Saturday, 15 October 2016


“Coral reefs are the backbone of Maldives, without coral reefs there’s no Maldives.”
 -- Maldivian 
Alarming when the world’s largest reef system – The Great Barrier Reef of Australia – is near death after overheating and beaching. Increased carbon dioxide concentrations and rising temperatures of the seas is putting the paradise isles of Maldives at risk. It goes beyond sea level rise which regularly make news.
The peril for the atoll of Maldives comes from the fact that every aspect of its being is intertwined with the life of the coral reefs that form this island system. Yet the International Union for Conservation of Nature (IUCN) estimates that 60 percent of the Maldivian corals affected.
Coral Reefs the Maldivian Backbone

The pristine white sand beaches of Maldives are formed of eroded corals. The tourists flock to Maldives to be awed these beaches and view the phenomenal biodiversity of the reefs. Bait fish for the Tuna that is staple to Maldivian diet and the only home grown food depends on supply from the reefs. Thus affecting food security. It is also a threat to the way of life – the Maldivian culture. The reefs protect Maldives from tsunamis and storm surges and other extreme weather over the seas.
While rains helped cool sea temperatures temporarily around Maldives and prevented irreversible harm from occurring to the reef system that sustains the atoll. But these acts of God cannot be always be depended on. The imperiled paradise faces the double whammy of increased ocean acidification – with the atmospheric concentration of carbon dioxide permanently crossing 400 parts per million as well as the effects of warm seas.
After just 1 degree rise in the temperature of the seas and the increased dissolved carbon dioxide the living reefs of Australia a world heritage bleached irreversibly and was declared dead. Heat stroke eliminated this system and poses a continued threat to the backbone of Maldives as well.
Can They Escaping This Imminent Heat Stoke?

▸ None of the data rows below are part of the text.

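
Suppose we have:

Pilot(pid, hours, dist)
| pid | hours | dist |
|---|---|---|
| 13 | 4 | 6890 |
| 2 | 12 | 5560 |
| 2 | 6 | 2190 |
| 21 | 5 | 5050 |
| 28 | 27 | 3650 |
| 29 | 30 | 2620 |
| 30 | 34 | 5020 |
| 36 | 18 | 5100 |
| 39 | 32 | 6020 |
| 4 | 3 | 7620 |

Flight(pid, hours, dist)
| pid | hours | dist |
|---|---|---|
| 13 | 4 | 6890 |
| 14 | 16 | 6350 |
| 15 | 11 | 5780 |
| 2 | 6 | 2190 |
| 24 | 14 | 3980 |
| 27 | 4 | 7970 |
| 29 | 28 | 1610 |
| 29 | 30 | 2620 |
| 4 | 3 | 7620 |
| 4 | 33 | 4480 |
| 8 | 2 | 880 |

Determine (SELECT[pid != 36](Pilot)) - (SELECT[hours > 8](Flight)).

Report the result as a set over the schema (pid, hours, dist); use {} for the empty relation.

Selection pid != 36: {(13, 4, 6890), (2, 12, 5560), (2, 6, 2190), (21, 5, 5050), (28, 27, 3650), (29, 30, 2620), (30, 34, 5020), (39, 32, 6020), (4, 3, 7620)}
Selection hours > 8: {(14, 16, 6350), (15, 11, 5780), (24, 14, 3980), (29, 28, 1610), (29, 30, 2620), (4, 33, 4480)}
Difference: {(13, 4, 6890), (2, 12, 5560), (2, 6, 2190), (21, 5, 5050), (28, 27, 3650), (29, 30, 2620), (30, 34, 5020), (39, 32, 6020), (4, 3, 7620)} with {(14, 16, 6350), (15, 11, 5780), (24, 14, 3980), (29, 28, 1610), (29, 30, 2620), (4, 33, 4480)} → {(13, 4, 6890), (2, 12, 5560), (2, 6, 2190), (21, 5, 5050), (28, 27, 3650), (30, 34, 5020), (39, 32, 6020), (4, 3, 7620)}

{(13, 4, 6890), (2, 12, 5560), (2, 6, 2190), (21, 5, 5050), (28, 27, 3650), (30, 34, 5020), (39, 32, 6020), (4, 3, 7620)}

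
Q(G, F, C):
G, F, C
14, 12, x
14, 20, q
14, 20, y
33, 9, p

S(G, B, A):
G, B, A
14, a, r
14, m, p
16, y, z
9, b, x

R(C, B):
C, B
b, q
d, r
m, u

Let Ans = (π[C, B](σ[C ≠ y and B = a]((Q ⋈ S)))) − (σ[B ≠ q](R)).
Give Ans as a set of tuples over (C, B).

Q ⋈ S (natural join on G): {(14, 12, x, a, r), (14, 12, x, m, p), (14, 20, q, a, r), (14, 20, q, m, p), (14, 20, y, a, r), (14, 20, y, m, p)}
Filtering on C ≠ y and B = a leaves {(14, 12, x, a, r), (14, 20, q, a, r)}.
π[C, B]: project onto (C, B) → {(q, a), (x, a)}
Filtering on B ≠ q leaves {(d, r), (m, u)}.
Difference: {(q, a), (x, a)} with {(d, r), (m, u)} → {(q, a), (x, a)}

{(q, a), (x, a)}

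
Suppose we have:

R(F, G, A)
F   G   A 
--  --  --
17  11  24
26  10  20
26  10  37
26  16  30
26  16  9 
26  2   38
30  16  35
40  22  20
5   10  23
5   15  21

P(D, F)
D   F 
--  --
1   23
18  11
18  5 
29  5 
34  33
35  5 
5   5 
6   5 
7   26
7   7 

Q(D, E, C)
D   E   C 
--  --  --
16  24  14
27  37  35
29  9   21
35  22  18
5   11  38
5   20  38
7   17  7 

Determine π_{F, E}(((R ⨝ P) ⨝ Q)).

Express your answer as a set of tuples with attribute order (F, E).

{(26, 17), (5, 11), (5, 20), (5, 22), (5, 9)}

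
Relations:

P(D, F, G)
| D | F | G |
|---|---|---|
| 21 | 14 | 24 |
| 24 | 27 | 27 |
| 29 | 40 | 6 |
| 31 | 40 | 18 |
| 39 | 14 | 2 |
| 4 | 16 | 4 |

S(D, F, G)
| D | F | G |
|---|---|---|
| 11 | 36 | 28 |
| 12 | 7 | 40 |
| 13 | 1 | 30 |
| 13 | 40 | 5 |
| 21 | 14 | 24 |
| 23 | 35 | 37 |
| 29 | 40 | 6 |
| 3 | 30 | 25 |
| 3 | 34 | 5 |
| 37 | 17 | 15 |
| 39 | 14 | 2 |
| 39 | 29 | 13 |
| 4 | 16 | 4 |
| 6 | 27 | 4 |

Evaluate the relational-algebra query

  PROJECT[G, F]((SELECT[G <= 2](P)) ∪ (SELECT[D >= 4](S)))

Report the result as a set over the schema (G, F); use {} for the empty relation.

{(13, 29), (15, 17), (2, 14), (24, 14), (28, 36), (30, 1), (37, 35), (4, 16), (4, 27), (40, 7), (5, 40), (6, 40)}

Selection G <= 2: {(39, 14, 2)}
Selection D >= 4: {(11, 36, 28), (12, 7, 40), (13, 1, 30), (13, 40, 5), (21, 14, 24), (23, 35, 37), (29, 40, 6), (37, 17, 15), (39, 14, 2), (39, 29, 13), (4, 16, 4), (6, 27, 4)}
Union: {(39, 14, 2)} with {(11, 36, 28), (12, 7, 40), (13, 1, 30), (13, 40, 5), (21, 14, 24), (23, 35, 37), (29, 40, 6), (37, 17, 15), (39, 14, 2), (39, 29, 13), (4, 16, 4), (6, 27, 4)} → {(11, 36, 28), (12, 7, 40), (13, 1, 30), (13, 40, 5), (21, 14, 24), (23, 35, 37), (29, 40, 6), (37, 17, 15), (39, 14, 2), (39, 29, 13), (4, 16, 4), (6, 27, 4)}
Keep only column(s) G, F: {(13, 29), (15, 17), (2, 14), (24, 14), (28, 36), (30, 1), (37, 35), (4, 16), (4, 27), (40, 7), (5, 40), (6, 40)}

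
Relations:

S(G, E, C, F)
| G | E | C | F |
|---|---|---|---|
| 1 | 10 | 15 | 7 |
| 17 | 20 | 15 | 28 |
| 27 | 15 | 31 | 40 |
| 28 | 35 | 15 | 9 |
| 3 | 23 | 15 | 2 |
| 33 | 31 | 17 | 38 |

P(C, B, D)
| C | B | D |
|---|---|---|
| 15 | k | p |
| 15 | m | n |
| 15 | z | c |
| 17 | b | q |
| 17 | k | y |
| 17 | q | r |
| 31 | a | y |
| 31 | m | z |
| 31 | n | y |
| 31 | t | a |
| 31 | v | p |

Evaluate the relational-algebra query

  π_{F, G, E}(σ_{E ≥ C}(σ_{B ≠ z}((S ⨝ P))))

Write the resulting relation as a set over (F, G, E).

Natural join on C: {(1, 10, 15, 7, k, p), (1, 10, 15, 7, m, n), (1, 10, 15, 7, z, c), (17, 20, 15, 28, k, p), (17, 20, 15, 28, m, n), (17, 20, 15, 28, z, c), (27, 15, 31, 40, a, y), (27, 15, 31, 40, m, z), (27, 15, 31, 40, n, y), (27, 15, 31, 40, t, a), (27, 15, 31, 40, v, p), (28, 35, 15, 9, k, p), (28, 35, 15, 9, m, n), (28, 35, 15, 9, z, c), (3, 23, 15, 2, k, p), (3, 23, 15, 2, m, n), (3, 23, 15, 2, z, c), (33, 31, 17, 38, b, q), (33, 31, 17, 38, k, y), (33, 31, 17, 38, q, r)}
Filtering on B ≠ z leaves {(1, 10, 15, 7, k, p), (1, 10, 15, 7, m, n), (17, 20, 15, 28, k, p), (17, 20, 15, 28, m, n), (27, 15, 31, 40, a, y), (27, 15, 31, 40, m, z), (27, 15, 31, 40, n, y), (27, 15, 31, 40, t, a), (27, 15, 31, 40, v, p), (28, 35, 15, 9, k, p), (28, 35, 15, 9, m, n), (3, 23, 15, 2, k, p), (3, 23, 15, 2, m, n), (33, 31, 17, 38, b, q), (33, 31, 17, 38, k, y), (33, 31, 17, 38, q, r)}.
Filtering on E ≥ C leaves {(17, 20, 15, 28, k, p), (17, 20, 15, 28, m, n), (28, 35, 15, 9, k, p), (28, 35, 15, 9, m, n), (3, 23, 15, 2, k, p), (3, 23, 15, 2, m, n), (33, 31, 17, 38, b, q), (33, 31, 17, 38, k, y), (33, 31, 17, 38, q, r)}.
Keep only column(s) F, G, E (5 duplicate(s) eliminated): {(2, 3, 23), (28, 17, 20), (38, 33, 31), (9, 28, 35)}

{(2, 3, 23), (28, 17, 20), (38, 33, 31), (9, 28, 35)}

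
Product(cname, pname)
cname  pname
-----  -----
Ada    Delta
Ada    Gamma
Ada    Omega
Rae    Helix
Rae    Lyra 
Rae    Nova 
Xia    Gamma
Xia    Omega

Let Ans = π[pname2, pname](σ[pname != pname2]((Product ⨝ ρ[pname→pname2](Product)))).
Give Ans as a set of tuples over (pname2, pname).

ρ[pname→pname2]: schema becomes (cname, pname2); tuples unchanged.
Natural join on cname: {(Ada, Delta, Delta), (Ada, Delta, Gamma), (Ada, Delta, Omega), (Ada, Gamma, Delta), (Ada, Gamma, Gamma), (Ada, Gamma, Omega), (Ada, Omega, Delta), (Ada, Omega, Gamma), (Ada, Omega, Omega), (Rae, Helix, Helix), (Rae, Helix, Lyra), (Rae, Helix, Nova), (Rae, Lyra, Helix), (Rae, Lyra, Lyra), (Rae, Lyra, Nova), (Rae, Nova, Helix), (Rae, Nova, Lyra), (Rae, Nova, Nova), (Xia, Gamma, Gamma), (Xia, Gamma, Omega), (Xia, Omega, Gamma), (Xia, Omega, Omega)}
Apply σ_{pname != pname2}; surviving tuples: {(Ada, Delta, Gamma), (Ada, Delta, Omega), (Ada, Gamma, Delta), (Ada, Gamma, Omega), (Ada, Omega, Delta), (Ada, Omega, Gamma), (Rae, Helix, Lyra), (Rae, Helix, Nova), (Rae, Lyra, Helix), (Rae, Lyra, Nova), (Rae, Nova, Helix), (Rae, Nova, Lyra), (Xia, Gamma, Omega), (Xia, Omega, Gamma)}
π_{pname2, pname} gives {(Delta, Gamma), (Delta, Omega), (Gamma, Delta), (Gamma, Omega), (Helix, Lyra), (Helix, Nova), (Lyra, Helix), (Lyra, Nova), (Nova, Helix), (Nova, Lyra), (Omega, Delta), (Omega, Gamma)} (2 duplicate(s) eliminated).

{(Delta, Gamma), (Delta, Omega), (Gamma, Delta), (Gamma, Omega), (Helix, Lyra), (Helix, Nova), (Lyra, Helix), (Lyra, Nova), (Nova, Helix), (Nova, Lyra), (Omega, Delta), (Omega, Gamma)}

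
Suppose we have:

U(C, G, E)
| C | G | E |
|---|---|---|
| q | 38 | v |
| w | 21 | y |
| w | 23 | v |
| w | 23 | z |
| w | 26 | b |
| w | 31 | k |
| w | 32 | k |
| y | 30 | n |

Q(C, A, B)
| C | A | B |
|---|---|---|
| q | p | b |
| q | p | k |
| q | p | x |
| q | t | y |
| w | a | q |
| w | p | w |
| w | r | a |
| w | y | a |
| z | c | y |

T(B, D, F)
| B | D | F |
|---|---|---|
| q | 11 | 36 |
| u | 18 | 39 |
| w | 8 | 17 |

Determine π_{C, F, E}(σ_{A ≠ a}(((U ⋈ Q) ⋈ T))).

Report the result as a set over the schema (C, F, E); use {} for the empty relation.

{(w, 17, b), (w, 17, k), (w, 17, v), (w, 17, y), (w, 17, z)}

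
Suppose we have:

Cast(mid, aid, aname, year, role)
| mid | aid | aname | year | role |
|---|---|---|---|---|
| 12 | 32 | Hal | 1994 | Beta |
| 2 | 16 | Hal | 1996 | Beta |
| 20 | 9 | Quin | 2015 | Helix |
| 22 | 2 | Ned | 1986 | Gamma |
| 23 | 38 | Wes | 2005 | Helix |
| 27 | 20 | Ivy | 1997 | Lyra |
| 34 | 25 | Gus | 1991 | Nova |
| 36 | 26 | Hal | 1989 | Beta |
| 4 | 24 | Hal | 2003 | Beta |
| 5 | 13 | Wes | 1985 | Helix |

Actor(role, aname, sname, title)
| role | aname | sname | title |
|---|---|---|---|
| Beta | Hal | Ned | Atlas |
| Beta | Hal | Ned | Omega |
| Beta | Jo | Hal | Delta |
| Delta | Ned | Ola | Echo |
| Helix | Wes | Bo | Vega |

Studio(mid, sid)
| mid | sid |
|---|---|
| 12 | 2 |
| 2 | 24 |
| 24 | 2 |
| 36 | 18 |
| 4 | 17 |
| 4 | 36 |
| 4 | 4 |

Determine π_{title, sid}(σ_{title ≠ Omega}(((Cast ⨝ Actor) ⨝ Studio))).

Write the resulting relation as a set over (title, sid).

Joining Cast and Actor on aname, role yields {(12, 32, Hal, 1994, Beta, Ned, Atlas), (12, 32, Hal, 1994, Beta, Ned, Omega), (2, 16, Hal, 1996, Beta, Ned, Atlas), (2, 16, Hal, 1996, Beta, Ned, Omega), (23, 38, Wes, 2005, Helix, Bo, Vega), (36, 26, Hal, 1989, Beta, Ned, Atlas), (36, 26, Hal, 1989, Beta, Ned, Omega), (4, 24, Hal, 2003, Beta, Ned, Atlas), (4, 24, Hal, 2003, Beta, Ned, Omega), (5, 13, Wes, 1985, Helix, Bo, Vega)}.
Joining (Cast ⨝ Actor) and Studio on mid yields {(12, 32, Hal, 1994, Beta, Ned, Atlas, 2), (12, 32, Hal, 1994, Beta, Ned, Omega, 2), (2, 16, Hal, 1996, Beta, Ned, Atlas, 24), (2, 16, Hal, 1996, Beta, Ned, Omega, 24), (36, 26, Hal, 1989, Beta, Ned, Atlas, 18), (36, 26, Hal, 1989, Beta, Ned, Omega, 18), (4, 24, Hal, 2003, Beta, Ned, Atlas, 17), (4, 24, Hal, 2003, Beta, Ned, Atlas, 36), (4, 24, Hal, 2003, Beta, Ned, Atlas, 4), (4, 24, Hal, 2003, Beta, Ned, Omega, 17), (4, 24, Hal, 2003, Beta, Ned, Omega, 36), (4, 24, Hal, 2003, Beta, Ned, Omega, 4)}.
Selection title ≠ Omega: {(12, 32, Hal, 1994, Beta, Ned, Atlas, 2), (2, 16, Hal, 1996, Beta, Ned, Atlas, 24), (36, 26, Hal, 1989, Beta, Ned, Atlas, 18), (4, 24, Hal, 2003, Beta, Ned, Atlas, 17), (4, 24, Hal, 2003, Beta, Ned, Atlas, 36), (4, 24, Hal, 2003, Beta, Ned, Atlas, 4)}
Projecting to title, sid: {(Atlas, 17), (Atlas, 18), (Atlas, 2), (Atlas, 24), (Atlas, 36), (Atlas, 4)}

{(Atlas, 17), (Atlas, 18), (Atlas, 2), (Atlas, 24), (Atlas, 36), (Atlas, 4)}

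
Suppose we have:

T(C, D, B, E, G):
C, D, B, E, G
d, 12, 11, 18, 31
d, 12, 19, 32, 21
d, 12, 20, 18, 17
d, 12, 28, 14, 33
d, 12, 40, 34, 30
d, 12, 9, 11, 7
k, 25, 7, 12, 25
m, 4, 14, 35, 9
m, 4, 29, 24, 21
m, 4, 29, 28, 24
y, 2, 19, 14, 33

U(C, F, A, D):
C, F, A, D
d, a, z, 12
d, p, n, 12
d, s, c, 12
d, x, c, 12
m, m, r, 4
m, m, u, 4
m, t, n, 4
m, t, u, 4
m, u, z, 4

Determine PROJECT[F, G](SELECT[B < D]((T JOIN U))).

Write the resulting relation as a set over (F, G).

{(a, 31), (a, 7), (p, 31), (p, 7), (s, 31), (s, 7), (x, 31), (x, 7)}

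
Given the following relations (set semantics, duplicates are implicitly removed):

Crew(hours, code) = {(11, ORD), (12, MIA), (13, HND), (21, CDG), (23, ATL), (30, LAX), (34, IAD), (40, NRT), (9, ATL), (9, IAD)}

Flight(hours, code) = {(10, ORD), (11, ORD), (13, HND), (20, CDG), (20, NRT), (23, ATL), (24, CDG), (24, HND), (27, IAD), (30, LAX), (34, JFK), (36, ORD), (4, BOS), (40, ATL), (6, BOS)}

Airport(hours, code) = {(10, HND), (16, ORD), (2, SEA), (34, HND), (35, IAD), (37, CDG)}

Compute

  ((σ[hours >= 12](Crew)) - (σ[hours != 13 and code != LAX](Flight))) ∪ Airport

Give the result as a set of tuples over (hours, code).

{(10, HND), (12, MIA), (13, HND), (16, ORD), (2, SEA), (21, CDG), (30, LAX), (34, HND), (34, IAD), (35, IAD), (37, CDG), (40, NRT)}

Filtering on hours >= 12 leaves {(12, MIA), (13, HND), (21, CDG), (23, ATL), (30, LAX), (34, IAD), (40, NRT)}.
Filtering on hours != 13 and code != LAX leaves {(10, ORD), (11, ORD), (20, CDG), (20, NRT), (23, ATL), (24, CDG), (24, HND), (27, IAD), (34, JFK), (36, ORD), (4, BOS), (40, ATL), (6, BOS)}.
Difference: {(12, MIA), (13, HND), (21, CDG), (23, ATL), (30, LAX), (34, IAD), (40, NRT)} with {(10, ORD), (11, ORD), (20, CDG), (20, NRT), (23, ATL), (24, CDG), (24, HND), (27, IAD), (34, JFK), (36, ORD), (4, BOS), (40, ATL), (6, BOS)} → {(12, MIA), (13, HND), (21, CDG), (30, LAX), (34, IAD), (40, NRT)}
Union: {(12, MIA), (13, HND), (21, CDG), (30, LAX), (34, IAD), (40, NRT)} with {(10, HND), (16, ORD), (2, SEA), (34, HND), (35, IAD), (37, CDG)} → {(10, HND), (12, MIA), (13, HND), (16, ORD), (2, SEA), (21, CDG), (30, LAX), (34, HND), (34, IAD), (35, IAD), (37, CDG), (40, NRT)}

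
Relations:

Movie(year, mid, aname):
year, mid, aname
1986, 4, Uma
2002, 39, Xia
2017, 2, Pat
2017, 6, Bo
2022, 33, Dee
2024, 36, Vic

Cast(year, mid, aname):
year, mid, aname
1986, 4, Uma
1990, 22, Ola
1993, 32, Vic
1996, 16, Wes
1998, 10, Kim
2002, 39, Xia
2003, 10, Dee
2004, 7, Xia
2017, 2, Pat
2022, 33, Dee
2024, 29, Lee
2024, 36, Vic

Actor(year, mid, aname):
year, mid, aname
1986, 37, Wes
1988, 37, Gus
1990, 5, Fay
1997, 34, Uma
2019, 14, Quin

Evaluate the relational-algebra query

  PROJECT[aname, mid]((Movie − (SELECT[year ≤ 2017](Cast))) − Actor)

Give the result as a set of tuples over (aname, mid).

{(Bo, 6), (Dee, 33), (Vic, 36)}

Apply σ_{year ≤ 2017}; surviving tuples: {(1986, 4, Uma), (1990, 22, Ola), (1993, 32, Vic), (1996, 16, Wes), (1998, 10, Kim), (2002, 39, Xia), (2003, 10, Dee), (2004, 7, Xia), (2017, 2, Pat)}
Set difference of the two operands is {(2017, 6, Bo), (2022, 33, Dee), (2024, 36, Vic)}.
Set difference of the two operands is {(2017, 6, Bo), (2022, 33, Dee), (2024, 36, Vic)}.
π_{aname, mid} gives {(Bo, 6), (Dee, 33), (Vic, 36)}.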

The hope is to prevent the destruction of what little of reef systems are still left. While the rains in Maldives prevented irreversible bleaching, the reefs are still sensitive in the recovery phase. Dredging and reclamation of land as adaptation strategy may accelerate the degradation of the system.
In addition to hoping to curb global warming and the acidification by reducing carbon dioxide in the atmosphere, we need to really look at stopping the other threats to the reefs. No bottom trawling, no unethical harvesting and maybe more acts of god will make the sure the corals are protected from the effects of man.